Experimental cross sections for the $^{\mathrm{4}}$He(e; e'p)X reaction up to a missing momentum of 0.632 GeV/$c$ at x$_{\mathrm{B}}=$1.24 and Q$^{\mathrm{2}}=$2 (GeV/$c)^{\mathrm{2}}$ are reported.The data are compared to Relativistic Distorted Wave Impulse Approximation (RDWIA) calculations for the $^{\mathrm{4}}$He(e; e'p)$^{\mathrm{3}}$H channel. Significantly more events in the narrow triton missing mass region that we used, 0.017 GeV $\le $ Emiss $\le $ 0.022 GeV, are measured for missing momenta pm $\ge $ 0:45 GeV/$c$ than are predicted by the theoretical model.
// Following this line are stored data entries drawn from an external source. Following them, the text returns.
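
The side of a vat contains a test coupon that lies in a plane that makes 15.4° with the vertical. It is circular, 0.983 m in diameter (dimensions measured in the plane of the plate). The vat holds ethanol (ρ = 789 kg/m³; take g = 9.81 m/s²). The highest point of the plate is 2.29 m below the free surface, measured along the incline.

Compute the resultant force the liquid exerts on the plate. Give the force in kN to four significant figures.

γ = ρg = 789 × 9.81 / 1000 = 7.74009 kN/m³.
The plate makes 15.4° with the vertical, i.e. θ = 90° − 15.4° = 74.6° to the horizontal. Measuring y along the incline from the free-surface line, vertical depth h = y·sinθ with sinθ = 0.964095.
The centroid is at the centre, 0.4915 m below the top of the plate, so y_c = 2.29 + 0.4915 = 2.7815 m and h_c = 2.7815 × 0.964095 = 2.68163 m.
A = π(0.4915)² = 0.758922 m².
Resultant F = γ·h_c·A = 7.74009 × 2.68163 × 0.758922 = 15.7522 kN.

F ≈ 15.75 kN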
This narrow missing mass region was chosen to minimize (pnn) and (p,d) background bleeding into the (p,t) state in the theoretical model. These excess events suggest that the effects of initial-state multi-nucleon correlations are stronger than expected by the RDWIA model. The ratio of the experimental cross sections to the theory cross sections shows a smooth dependence with missing momentum except in the region where the proton's predicted momentum distribution has a deep minimum.